- Sinhala: අම්මාවරුනේ
- Directed by: Dr. Lester James Peries
- Written by: Somaweera Senanayake
- Produced by: Silumina Films
- Starring: Malini Fonseka Pradeep Dharmadasa Roshan Pilapitiya
- Cinematography: K. A. Dharmasena
- Edited by: Ravindra Guruge
- Music by: Premasiri Khemadasa
- Release date: 30 December 2006;
- Country: Sri Lanka
- Language: Sinhala

= Ammawarune =

Ammawarune (අම්මාවරුනේ) is a 2006 Sri Lankan Sinhala drama film directed by Dr. Lester James Peries and produced by Jagath Wijenayake for Silumina Films.
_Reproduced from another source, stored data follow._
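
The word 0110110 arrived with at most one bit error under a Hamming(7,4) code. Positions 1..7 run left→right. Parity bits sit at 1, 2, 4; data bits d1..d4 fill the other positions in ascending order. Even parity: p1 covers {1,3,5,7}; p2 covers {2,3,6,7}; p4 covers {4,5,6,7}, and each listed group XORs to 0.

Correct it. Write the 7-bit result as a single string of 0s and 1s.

0010110

s1 (pos 1,3,5,7): 0⊕1⊕1⊕0 = 0
s2 (pos 2,3,6,7): 1⊕1⊕1⊕0 = 1
s4 (pos 4,5,6,7): 0⊕1⊕1⊕0 = 0
Syndrome s4…s1 = 010 → error at position 2.
Flip position 2: 0110110 → 0010110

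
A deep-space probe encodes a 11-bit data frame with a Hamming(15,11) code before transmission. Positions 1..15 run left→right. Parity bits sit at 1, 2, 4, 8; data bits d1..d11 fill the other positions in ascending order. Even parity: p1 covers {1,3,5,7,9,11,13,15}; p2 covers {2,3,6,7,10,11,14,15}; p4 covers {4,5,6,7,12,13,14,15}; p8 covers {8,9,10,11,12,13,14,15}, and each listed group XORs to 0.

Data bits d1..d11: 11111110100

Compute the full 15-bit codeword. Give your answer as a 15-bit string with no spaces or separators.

Place data at non-parity positions: p1 p2 1 p4 1 1 1 p8 1 1 1 0 1 0 0
p1 (pos 1,3,5,7,9,11,13,15): XOR of data positions = 1⊕1⊕1⊕1⊕1⊕1⊕0 = 0
p2 (pos 2,3,6,7,10,11,14,15): XOR of data positions = 1⊕1⊕1⊕1⊕1⊕0⊕0 = 1
p4 (pos 4,5,6,7,12,13,14,15): XOR of data positions = 1⊕1⊕1⊕0⊕1⊕0⊕0 = 0
p8 (pos 8,9,10,11,12,13,14,15): XOR of data positions = 1⊕1⊕1⊕0⊕1⊕0⊕0 = 0
Codeword: 011011101110100

011011101110100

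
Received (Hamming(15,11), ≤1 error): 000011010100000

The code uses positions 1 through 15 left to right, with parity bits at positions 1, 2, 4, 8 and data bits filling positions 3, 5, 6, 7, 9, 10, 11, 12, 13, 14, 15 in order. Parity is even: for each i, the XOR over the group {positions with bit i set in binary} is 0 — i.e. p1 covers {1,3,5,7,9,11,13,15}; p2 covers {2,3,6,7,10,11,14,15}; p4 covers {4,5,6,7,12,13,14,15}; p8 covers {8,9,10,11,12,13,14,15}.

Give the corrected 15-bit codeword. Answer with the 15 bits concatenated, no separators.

100011010100000

s1 (pos 1,3,5,7,9,11,13,15): 0⊕0⊕1⊕0⊕0⊕0⊕0⊕0 = 1
s2 (pos 2,3,6,7,10,11,14,15): 0⊕0⊕1⊕0⊕1⊕0⊕0⊕0 = 0
s4 (pos 4,5,6,7,12,13,14,15): 0⊕1⊕1⊕0⊕0⊕0⊕0⊕0 = 0
s8 (pos 8,9,10,11,12,13,14,15): 1⊕0⊕1⊕0⊕0⊕0⊕0⊕0 = 0
Syndrome s8…s1 = 0001 → error at position 1.
Flip position 1: 000011010100000 → 100011010100000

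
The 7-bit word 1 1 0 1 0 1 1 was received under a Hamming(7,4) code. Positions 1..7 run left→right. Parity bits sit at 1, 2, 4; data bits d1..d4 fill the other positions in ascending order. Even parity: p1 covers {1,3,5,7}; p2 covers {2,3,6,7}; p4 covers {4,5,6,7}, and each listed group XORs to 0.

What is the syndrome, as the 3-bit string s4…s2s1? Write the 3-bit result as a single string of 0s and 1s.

110

s1 (pos 1,3,5,7): 1⊕0⊕0⊕1 = 0
s2 (pos 2,3,6,7): 1⊕0⊕1⊕1 = 1
s4 (pos 4,5,6,7): 1⊕0⊕1⊕1 = 1
Syndrome s4…s1 = 110 → error at position 6.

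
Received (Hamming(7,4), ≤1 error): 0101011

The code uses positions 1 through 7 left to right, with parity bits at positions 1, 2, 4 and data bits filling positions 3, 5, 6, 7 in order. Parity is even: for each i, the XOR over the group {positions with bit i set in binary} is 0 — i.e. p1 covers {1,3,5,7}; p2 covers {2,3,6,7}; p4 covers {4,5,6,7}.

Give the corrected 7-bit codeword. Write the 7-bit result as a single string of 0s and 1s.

s1 (pos 1,3,5,7): 0⊕0⊕0⊕1 = 1
s2 (pos 2,3,6,7): 1⊕0⊕1⊕1 = 1
s4 (pos 4,5,6,7): 1⊕0⊕1⊕1 = 1
Syndrome s4…s1 = 111 → error at position 7.
Flip position 7: 0101011 → 0101010

0101010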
It stars Malini Fonseka, and Pradeep Dharmadasa in lead roles along with Roshan Pilapitiya and Sanath Gunathilake. Music composed by veteran musician Premasiri Khemadasa. It is the last film directed by Lester James Pieris as well. The film screened in many countries such as Australia and New Zealand on a special request.

==Plot==
Sumanawathie's elder son is a Buddhist monk. Her daughter has run from home and married a man who ignores and quarrels with the daughter. Sumanawathie's younger son Saliya gets a job as a soldier. Sumanawathi gets upset as she is left alone in her house. As the film progresses she gets to know that her son has disappeared during a war operation. Her health declines rapidly. After a long time, Saliya comes again to her home alive. Meanwhile her elder son is killed by terrorists when he travels with a team to distribute goods to the poor people.